Buffalo Wings & Rings is a proponent of due diligence, as a franchise agreement involves the franchisor as much as it does the ‘zee. The sports restaurant brand wants all of its franchisees to be aware of the commitment that comes with owning a franchise, putting prospective new additions in a position to succeed. Here are five tips for performing due diligence on Buffalo Wings & Rings.
Determine the sources of your motivation. Deciding to franchise is not a decision to be taken lightly. Determine why exactly you want to delve into the industry, as well as why you chose Buffalo Wings & Rings as your top prospect. By weighing the strengths and weaknesses of a brand, you can gain a fully comprehensive look at Buffalo Wings & Rings as an investment.
This analysis shouldn’t be isolated to just numbers—get personal with your evaluation. Are you intrinsically or extrinsically motivated? Are you seeking a built-in business plan, or are you hoping to dial in managers for the day-to-day tasks. Answering these questions before diving into franchising will refine your wants and needs.
Define your limitations. A testament to the robustness of the brand’s business model, many BWR franchisees own multiple units. Are you looking to grow an empire from sea to shining sea? Or are you more content with managing a one-stop shop in your hometown? Defining how far you want to expand you franchise and how it fits into the BWR mission is crucial in measuring your success. By assessing your commitment to the brand, you can prepare for some future speed bumps.
“The hardest part about owning multiple units is getting through the first one,” Buffalo Wings & Rings president and CEO Nader Masadeh said. “When you have two or more stores, you have the flexibility of interchanging employees and leveraging some services you might be localizing, such as payroll and accounting.”
Read the franchise agreement. Then read it again. While Buffalo Wings & Rings has been fine-tuned for success, it’s important to be aware of the business’s building blocks. Much of this information can be found in a Franchise Disclosure Document, along with other franchisee materials.
Extensive as it may be, reading all key documents synonymous with franchise ownership is crucial. Don’t know where to start? 1851 Franchise details 10 things you should know from your FDD and doles out some tips on conducting further due diligence.
Check in with existing franchisees. Chatting with a handful of people helps, but it doesn’t quite do the trick. Extensively chat and network with existing franchisees to gather an accurate and detailed perception of what it will be like to become a BWR franchisee. Go to conferences and survey your possible future colleagues. Are there any common words of advice? What are some common setbacks that a majority of franchisees seem to face?

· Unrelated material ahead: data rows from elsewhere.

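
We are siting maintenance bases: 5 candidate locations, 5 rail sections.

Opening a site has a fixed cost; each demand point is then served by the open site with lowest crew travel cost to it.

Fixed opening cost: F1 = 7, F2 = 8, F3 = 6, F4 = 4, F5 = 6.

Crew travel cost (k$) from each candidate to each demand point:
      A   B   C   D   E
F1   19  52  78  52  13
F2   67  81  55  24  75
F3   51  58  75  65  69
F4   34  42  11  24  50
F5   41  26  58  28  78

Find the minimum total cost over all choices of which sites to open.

110

Open {F1, F4, F5}: assign each demand point to its cheapest open site.
  A→F1 19, B→F5 26, C→F4 11, D→F4 24, E→F1 13
  crew travel cost 93, fixed 17 → total 110.
Compare {F1, F3, F4, F5}: crew travel cost 93 + fixed 23 = 116.
Compare {F1, F2, F4, F5}: crew travel cost 93 + fixed 25 = 118.
Compare {F1, F4}: crew travel cost 109 + fixed 11 = 120.
All other subsets cost ≥ 116. Minimum total cost: 110.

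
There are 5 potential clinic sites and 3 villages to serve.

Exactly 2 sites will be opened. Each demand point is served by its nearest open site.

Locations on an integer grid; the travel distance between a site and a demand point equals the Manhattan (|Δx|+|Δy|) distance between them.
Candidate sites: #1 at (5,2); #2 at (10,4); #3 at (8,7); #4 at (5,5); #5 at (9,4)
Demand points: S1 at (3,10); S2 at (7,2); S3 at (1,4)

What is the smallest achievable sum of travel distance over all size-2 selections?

14

Open {#1, #4}.
  S1→#4 7, S2→#1 2, S3→#4 5  ⇒ total 14.
Compare {#1, #3}: total 16.
Compare {#4, #5}: total 16.
No size-2 selection does better; minimum is 14.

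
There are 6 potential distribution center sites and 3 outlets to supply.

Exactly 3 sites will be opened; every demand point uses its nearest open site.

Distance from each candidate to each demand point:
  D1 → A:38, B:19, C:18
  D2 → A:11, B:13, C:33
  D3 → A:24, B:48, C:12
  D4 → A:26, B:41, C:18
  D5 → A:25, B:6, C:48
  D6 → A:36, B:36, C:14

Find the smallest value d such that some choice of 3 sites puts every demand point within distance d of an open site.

Open {D2, D3, D5}.
  Farthest demand point is C at distance 12 (to D3); all others are ≤ 12.
With {D1, D2, D3} the worst case is 13.
With {D2, D3, D4} the worst case is 13.
No size-3 selection achieves below 12.

12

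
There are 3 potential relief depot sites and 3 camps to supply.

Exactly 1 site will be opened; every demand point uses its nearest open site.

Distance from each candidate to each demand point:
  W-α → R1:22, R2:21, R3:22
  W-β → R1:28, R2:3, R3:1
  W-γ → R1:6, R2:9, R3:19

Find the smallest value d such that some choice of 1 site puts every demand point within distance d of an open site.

Open {W-γ}.
  Farthest demand point is R3 at distance 19 (to W-γ); all others are ≤ 19.
With {W-α} the worst case is 22.
With {W-β} the worst case is 28.
No size-1 selection achieves below 19.

19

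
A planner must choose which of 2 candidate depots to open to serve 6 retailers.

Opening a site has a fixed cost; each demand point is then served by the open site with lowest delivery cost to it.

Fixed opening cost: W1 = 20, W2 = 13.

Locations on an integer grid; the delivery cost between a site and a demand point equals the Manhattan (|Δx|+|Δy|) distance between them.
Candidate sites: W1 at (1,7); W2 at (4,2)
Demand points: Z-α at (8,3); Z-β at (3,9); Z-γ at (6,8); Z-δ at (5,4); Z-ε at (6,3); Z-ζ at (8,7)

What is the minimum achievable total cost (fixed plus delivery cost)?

Open {W2}: assign each demand point to its cheapest open site.
  Z-α→W2 5, Z-β→W2 8, Z-γ→W2 8, Z-δ→W2 3, Z-ε→W2 3, Z-ζ→W2 9
  delivery cost 36, fixed 13 → total 49.
Compare {W1, W2}: delivery cost 28 + fixed 33 = 61.
Compare {W1}: delivery cost 44 + fixed 20 = 64.

49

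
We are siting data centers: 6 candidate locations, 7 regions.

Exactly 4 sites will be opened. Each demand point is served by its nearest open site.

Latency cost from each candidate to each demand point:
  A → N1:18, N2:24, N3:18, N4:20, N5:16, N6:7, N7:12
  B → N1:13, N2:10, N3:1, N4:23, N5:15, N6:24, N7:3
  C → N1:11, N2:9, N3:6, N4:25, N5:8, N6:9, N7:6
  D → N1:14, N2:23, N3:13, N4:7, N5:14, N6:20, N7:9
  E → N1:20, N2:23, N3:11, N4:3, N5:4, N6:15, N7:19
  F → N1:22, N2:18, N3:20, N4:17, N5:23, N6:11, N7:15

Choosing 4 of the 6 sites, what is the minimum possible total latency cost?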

While scouring LinkedIn and attending networking events can help catalyze the process, some franchisors even house databases of current franchisees for such purposes. Buffalo Wings & Rings has a comprehensive database of ideal franchise locations and aids the franchisee in site selection.
“The idea is to use information from this database so when franchisees are submitting new locations, we can get information on the area and compare it to historical data,” Buffalo Wings & Rings chief development officer Philip Schram said.
Evaluate the business—then evaluate yourself. By now, you’ve probably sifted through business plans and read executive summaries and chatted the ear off any franchisee within arm’s length of you, so now it’s time to turn the conversation inward. Evaluate what you can offer the brand and how its resources complement those strengths. At the end of the day, a franchise agreement must be beneficial for both parties.